Erika likes mixing feed and rinsing her steer. She said that growing up, she was more into sports and didn’t get into 4-H or FFA, or develop an interest in agriculture until she met Dylan.
Erika did not grow up on a farm, although the family has a hay farm in Roxanna. She grew up in Hartly, attended Dover Middle School and then Polytech.
Graduating from Del Tech in 2015, she is now enrolled in Wilmington University, pursing a degree in elementary education and special education. Already she is substitute teaching. As with showing animals, teaching special ed will be a challenge, but she says she is “up for it.”
She also works at the Nickersons’ Sudlersville Meat Locker where many of the animals sold at the Junior Livestock Auction at the state fair are brought for processing. A couple from Chaptico, in Southern Maryland, purchased her grand champion last year. Schiff Farms in Harrington bought Dylan’s.
“We cut them for free,” volunteered Lauren. “That way we get to see the end result.
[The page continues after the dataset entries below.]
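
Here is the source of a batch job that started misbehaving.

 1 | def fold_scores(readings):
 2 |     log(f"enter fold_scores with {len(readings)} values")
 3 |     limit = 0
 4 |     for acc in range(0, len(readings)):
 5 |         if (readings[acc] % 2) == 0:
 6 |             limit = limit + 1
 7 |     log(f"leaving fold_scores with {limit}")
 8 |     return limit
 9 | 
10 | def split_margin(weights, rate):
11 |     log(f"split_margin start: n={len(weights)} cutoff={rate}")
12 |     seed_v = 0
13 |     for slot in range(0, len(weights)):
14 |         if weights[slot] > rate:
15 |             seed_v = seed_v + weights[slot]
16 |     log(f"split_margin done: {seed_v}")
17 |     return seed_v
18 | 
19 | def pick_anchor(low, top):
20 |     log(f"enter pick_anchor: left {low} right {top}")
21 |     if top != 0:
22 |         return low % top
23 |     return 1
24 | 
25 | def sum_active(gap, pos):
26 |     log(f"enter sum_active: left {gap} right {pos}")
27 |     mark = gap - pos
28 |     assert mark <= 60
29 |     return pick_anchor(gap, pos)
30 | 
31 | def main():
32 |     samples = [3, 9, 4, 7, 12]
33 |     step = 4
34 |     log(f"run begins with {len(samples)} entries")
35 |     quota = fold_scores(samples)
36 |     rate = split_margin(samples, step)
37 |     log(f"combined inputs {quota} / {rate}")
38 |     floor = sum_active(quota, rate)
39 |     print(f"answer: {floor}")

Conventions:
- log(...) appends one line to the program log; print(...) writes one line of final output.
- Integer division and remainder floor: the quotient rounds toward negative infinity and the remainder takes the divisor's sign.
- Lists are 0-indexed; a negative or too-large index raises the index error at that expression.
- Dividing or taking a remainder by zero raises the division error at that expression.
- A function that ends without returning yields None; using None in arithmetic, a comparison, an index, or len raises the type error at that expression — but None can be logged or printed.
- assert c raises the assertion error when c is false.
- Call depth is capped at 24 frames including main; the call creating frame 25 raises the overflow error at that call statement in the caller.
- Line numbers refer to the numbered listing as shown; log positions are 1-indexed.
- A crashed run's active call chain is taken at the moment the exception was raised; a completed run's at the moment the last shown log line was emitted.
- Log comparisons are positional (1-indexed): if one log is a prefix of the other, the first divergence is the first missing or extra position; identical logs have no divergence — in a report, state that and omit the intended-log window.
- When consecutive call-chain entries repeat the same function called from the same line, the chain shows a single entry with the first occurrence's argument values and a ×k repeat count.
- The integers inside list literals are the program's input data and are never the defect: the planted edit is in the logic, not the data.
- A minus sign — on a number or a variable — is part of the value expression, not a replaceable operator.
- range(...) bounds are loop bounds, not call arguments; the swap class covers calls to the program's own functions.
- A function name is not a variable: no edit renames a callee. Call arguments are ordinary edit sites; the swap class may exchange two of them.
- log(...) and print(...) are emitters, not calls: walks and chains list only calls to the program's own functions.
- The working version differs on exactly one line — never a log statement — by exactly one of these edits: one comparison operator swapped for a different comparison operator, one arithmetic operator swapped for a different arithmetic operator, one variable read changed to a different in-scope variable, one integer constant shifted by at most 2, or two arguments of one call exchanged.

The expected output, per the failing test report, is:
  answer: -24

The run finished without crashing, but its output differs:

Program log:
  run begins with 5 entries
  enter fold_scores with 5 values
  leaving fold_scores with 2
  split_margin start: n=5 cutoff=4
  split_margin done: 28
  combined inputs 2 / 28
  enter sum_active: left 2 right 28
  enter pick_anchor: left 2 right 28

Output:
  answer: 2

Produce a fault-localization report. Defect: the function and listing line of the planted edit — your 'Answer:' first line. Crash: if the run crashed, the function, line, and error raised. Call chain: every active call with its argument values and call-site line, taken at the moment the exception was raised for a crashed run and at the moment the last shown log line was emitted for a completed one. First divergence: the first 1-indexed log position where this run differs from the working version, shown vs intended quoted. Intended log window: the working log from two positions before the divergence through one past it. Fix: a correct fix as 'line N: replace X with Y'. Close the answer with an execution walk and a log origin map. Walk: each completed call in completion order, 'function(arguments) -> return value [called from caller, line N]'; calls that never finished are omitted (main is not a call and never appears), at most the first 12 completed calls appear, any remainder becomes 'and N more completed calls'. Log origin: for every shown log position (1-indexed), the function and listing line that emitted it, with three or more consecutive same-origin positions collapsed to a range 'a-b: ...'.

Answer: the defect is in sum_active at line 29.
Core observation: The log first diverges at position 8: the faulty run prints 'enter pick_anchor: left 2 right 28' where the working version prints 'enter pick_anchor: left 2 right -26'.
Call chain: main -> sum_active(2, 28) (called at line 38) -> pick_anchor(2, 28) (called at line 29).
First divergence: position 8 — the shown line 'enter pick_anchor: left 2 right 28' should read 'enter pick_anchor: left 2 right -26'.
Intended log window:
  6: combined inputs 2 / 28
  7: enter sum_active: left 2 right 28
  8: enter pick_anchor: left 2 right -26
Execution walk:
  fold_scores([3, 9, 4, 7, 12]) -> 2  [called from main, line 35]
  split_margin([3, 9, 4, 7, 12], 4) -> 28  [called from main, line 36]
  pick_anchor(2, 28) -> 2  [called from sum_active, line 29]
  sum_active(2, 28) -> 2  [called from main, line 38]
Log origin:
  1 — main, line 34
  2 — fold_scores, line 2
  3 — fold_scores, line 7
  4 — split_margin, line 11
  5 — split_margin, line 16
  6 — main, line 37
  7 — sum_active, line 26
  8 — pick_anchor, line 20
A correct fix: line 29: replace `pos` with `mark`.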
We start with a calf, watch it grow and like to see satisfied customers.”
The problem with watching a calf — or any farm animal — grow to market size is that you can get too attached to it. Erika had that problem last year and said she’s attached to Dallas, too. However, an animal sold in the fair’s auction can bring a sizable figure.
“We do our homework before the fair,” Lauren said. “We are lucky to have the customers we have.” Regular customers of Sudlersville Meat Locker are often willing to bid on a prize animal.
Erika hopes that with their winnings, she and Dylan will someday be able to buy a farm of their own.
Dylan is a meat cutter at Sudlersville Meat Locker and for D&J Butcher Shop, which processes deer for hunters on the home farm. He started when he was in high school and now works at it full time. The family plan is for him and his sister to take over the operation someday.
During the fair, the exhibitors work to make sure their animals are well-cared for and comfortable.
They use fans and misters to keep them cool and give them plenty of water. They’re also rinsed two or three times a day.